McLove wondered at his words, wondered if Margaret had been objecting to some of his jokes again. “You forget that I was out there with her. I saw her face when that window smashed. The best actress in the world couldn’t have faked that expression. Besides, I saw him go in — or at least I saw the door closing after him. It couldn’t close by itself.”

“And the room was empty when you two entered it a moment later,” Knox said. “Therefore Billy must have gone through the window. We have to face the fact. He couldn’t have been hiding under the table.”

“If he didn’t go down,” Sam Hamilton said, “he went up! By a rope to the roof or another window.”

But once more McLove shook his head. “You’re forgetting that none of the windows can be opened. And it’s a long way up to the roof. The people checked it, though. They found nothing but an unmarked sea of melting snow and slush.
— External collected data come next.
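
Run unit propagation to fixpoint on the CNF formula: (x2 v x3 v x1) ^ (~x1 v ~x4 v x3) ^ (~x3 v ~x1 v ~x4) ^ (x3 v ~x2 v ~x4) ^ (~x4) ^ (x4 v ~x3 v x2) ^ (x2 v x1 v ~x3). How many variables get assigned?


Unit propagation repeatedly assigns the literal in any unit clause, then simplifies.
Assignments in order: x4 = F.
No further unit clauses remain.
Total variables assigned = 1.

1


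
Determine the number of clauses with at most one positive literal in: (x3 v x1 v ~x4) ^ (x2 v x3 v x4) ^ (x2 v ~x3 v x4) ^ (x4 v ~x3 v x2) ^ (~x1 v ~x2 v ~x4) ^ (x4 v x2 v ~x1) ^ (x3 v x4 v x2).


A Horn clause has at most one positive literal.
Clause 1: 2 positive lit(s) -> not Horn
Clause 2: 3 positive lit(s) -> not Horn
Clause 3: 2 positive lit(s) -> not Horn
Clause 4: 2 positive lit(s) -> not Horn
Clause 5: 0 positive lit(s) -> Horn
Clause 6: 2 positive lit(s) -> not Horn
Clause 7: 3 positive lit(s) -> not Horn
Total Horn clauses = 1.

1


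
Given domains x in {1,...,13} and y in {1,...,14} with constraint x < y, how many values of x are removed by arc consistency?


For the constraint x < y, x needs a supporting value in y's domain.
x can be at most 13 (one less than y's maximum).
Valid x values from domain: 13 out of 13.
Pruned = 13 - 13 = 0.

0


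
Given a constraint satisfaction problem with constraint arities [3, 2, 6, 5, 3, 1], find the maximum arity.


The arities are: 3, 2, 6, 5, 3, 1.
Scan for the maximum value.
Maximum arity = 6.

6


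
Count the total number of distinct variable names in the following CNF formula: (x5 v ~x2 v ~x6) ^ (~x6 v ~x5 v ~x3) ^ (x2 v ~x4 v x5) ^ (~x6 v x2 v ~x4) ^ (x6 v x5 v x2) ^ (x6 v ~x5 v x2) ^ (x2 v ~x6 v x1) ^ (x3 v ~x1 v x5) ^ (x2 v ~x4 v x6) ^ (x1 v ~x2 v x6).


Identify each distinct variable in the formula.
Variables found: x1, x2, x3, x4, x5, x6.
Total distinct variables = 6.

6


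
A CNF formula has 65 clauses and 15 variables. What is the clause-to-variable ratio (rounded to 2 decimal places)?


Clause-to-variable ratio = clauses / variables.
65 / 15 = 4.33.

4.33


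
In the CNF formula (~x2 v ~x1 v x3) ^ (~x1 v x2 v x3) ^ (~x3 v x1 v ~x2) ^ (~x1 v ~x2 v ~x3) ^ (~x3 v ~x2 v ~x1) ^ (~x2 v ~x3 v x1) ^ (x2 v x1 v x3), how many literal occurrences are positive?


Scan each clause for unnegated literals.
Clause 1: 1 positive; Clause 2: 2 positive; Clause 3: 1 positive; Clause 4: 0 positive; Clause 5: 0 positive; Clause 6: 1 positive; Clause 7: 3 positive.
Total positive literal occurrences = 8.

8


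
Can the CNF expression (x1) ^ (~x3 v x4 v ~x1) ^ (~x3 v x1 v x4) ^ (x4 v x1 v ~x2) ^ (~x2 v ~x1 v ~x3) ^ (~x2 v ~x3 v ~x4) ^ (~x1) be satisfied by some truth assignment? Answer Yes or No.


Check all 16 possible truth assignments.
Number of satisfying assignments found: 0.
The formula is unsatisfiable.

No


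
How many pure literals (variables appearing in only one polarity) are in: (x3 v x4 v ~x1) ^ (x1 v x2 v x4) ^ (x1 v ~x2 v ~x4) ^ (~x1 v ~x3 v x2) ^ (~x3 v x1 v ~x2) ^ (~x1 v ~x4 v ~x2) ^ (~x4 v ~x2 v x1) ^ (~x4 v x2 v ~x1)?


A pure literal appears in only one polarity across all clauses.
No pure literals found.
Count = 0.

0


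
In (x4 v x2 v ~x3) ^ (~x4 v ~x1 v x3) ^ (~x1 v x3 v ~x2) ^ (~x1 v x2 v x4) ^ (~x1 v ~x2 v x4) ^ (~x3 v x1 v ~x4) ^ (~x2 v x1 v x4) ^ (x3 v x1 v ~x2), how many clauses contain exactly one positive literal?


A definite clause has exactly one positive literal.
Clause 1: 2 positive -> not definite
Clause 2: 1 positive -> definite
Clause 3: 1 positive -> definite
Clause 4: 2 positive -> not definite
Clause 5: 1 positive -> definite
Clause 6: 1 positive -> definite
Clause 7: 2 positive -> not definite
Clause 8: 2 positive -> not definite
Definite clause count = 4.

4


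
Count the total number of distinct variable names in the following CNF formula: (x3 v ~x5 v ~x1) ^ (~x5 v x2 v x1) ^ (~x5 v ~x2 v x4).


Identify each distinct variable in the formula.
Variables found: x1, x2, x3, x4, x5.
Total distinct variables = 5.

5


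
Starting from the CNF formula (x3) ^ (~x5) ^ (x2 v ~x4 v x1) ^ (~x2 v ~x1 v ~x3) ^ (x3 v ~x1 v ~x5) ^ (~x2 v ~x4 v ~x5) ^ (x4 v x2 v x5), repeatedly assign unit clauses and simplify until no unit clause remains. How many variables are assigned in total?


Unit propagation repeatedly assigns the literal in any unit clause, then simplifies.
Assignments in order: x3 = T, x5 = F.
No further unit clauses remain.
Total variables assigned = 2.

2


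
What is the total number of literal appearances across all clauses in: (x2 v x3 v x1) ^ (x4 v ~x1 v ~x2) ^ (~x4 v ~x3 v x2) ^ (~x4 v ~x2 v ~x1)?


Clause lengths: 3, 3, 3, 3.
Sum = 3 + 3 + 3 + 3 = 12.

12


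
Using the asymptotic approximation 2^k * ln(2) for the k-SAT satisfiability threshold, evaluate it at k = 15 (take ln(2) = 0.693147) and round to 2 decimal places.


Using the asymptotic formula: threshold ~ 2^k * ln(2).
2^15 = 32768.
32768 * 0.693147 = 22713.04.

22713.04


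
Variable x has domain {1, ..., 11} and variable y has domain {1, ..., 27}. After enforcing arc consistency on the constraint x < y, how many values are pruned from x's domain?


For the constraint x < y, x needs a supporting value in y's domain.
x can be at most 26 (one less than y's maximum).
Valid x values from domain: 11 out of 11.
Pruned = 11 - 11 = 0.

0


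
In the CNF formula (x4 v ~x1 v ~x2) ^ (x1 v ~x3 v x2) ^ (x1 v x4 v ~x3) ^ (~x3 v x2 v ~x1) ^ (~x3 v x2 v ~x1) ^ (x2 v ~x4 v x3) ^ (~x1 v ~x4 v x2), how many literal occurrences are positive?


Scan each clause for unnegated literals.
Clause 1: 1 positive; Clause 2: 2 positive; Clause 3: 2 positive; Clause 4: 1 positive; Clause 5: 1 positive; Clause 6: 2 positive; Clause 7: 1 positive.
Total positive literal occurrences = 10.

10


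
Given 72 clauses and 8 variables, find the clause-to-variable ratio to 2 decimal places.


Clause-to-variable ratio = clauses / variables.
72 / 8 = 9.0.

9.0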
Not a footprint, just a few pigeon tracks.”

Jason Greene frowned across the desk. “But he didn’t go down, up, or sideways, and he didn’t stay in the room.”

McLove wondered if he should tell them his idea, or wait until later. He decided now was as good a time as any. “Suppose he did jump, and something caught him on the way down. Suppose he’s hanging there now, hidden by the fog.”

“A flagpole? Something like that?”

“But there aren’t any,” Knox protested. “There’s nothing but a smooth glass wall.”

“There’s one thing,” McLove reminded them, looking at their expectant faces. “The thing they use to wash the windows.”

Jason Greene walked to the window. “We can find out easily enough. The sun has just about burned the fog away.”

They couldn’t see from that side of the building, so they rode down in the elevator to the street. As quickly as it had come, the fog seemed to have vanished, leaving a clear and sparkling sky with a brilliant sun seeking out the last remnants of the previous day’s snow. The four of them stood in the street, in the midst of digging equipment abandoned for the lunch hour, and stared up at the great glass side of the Jupiter Steel Building.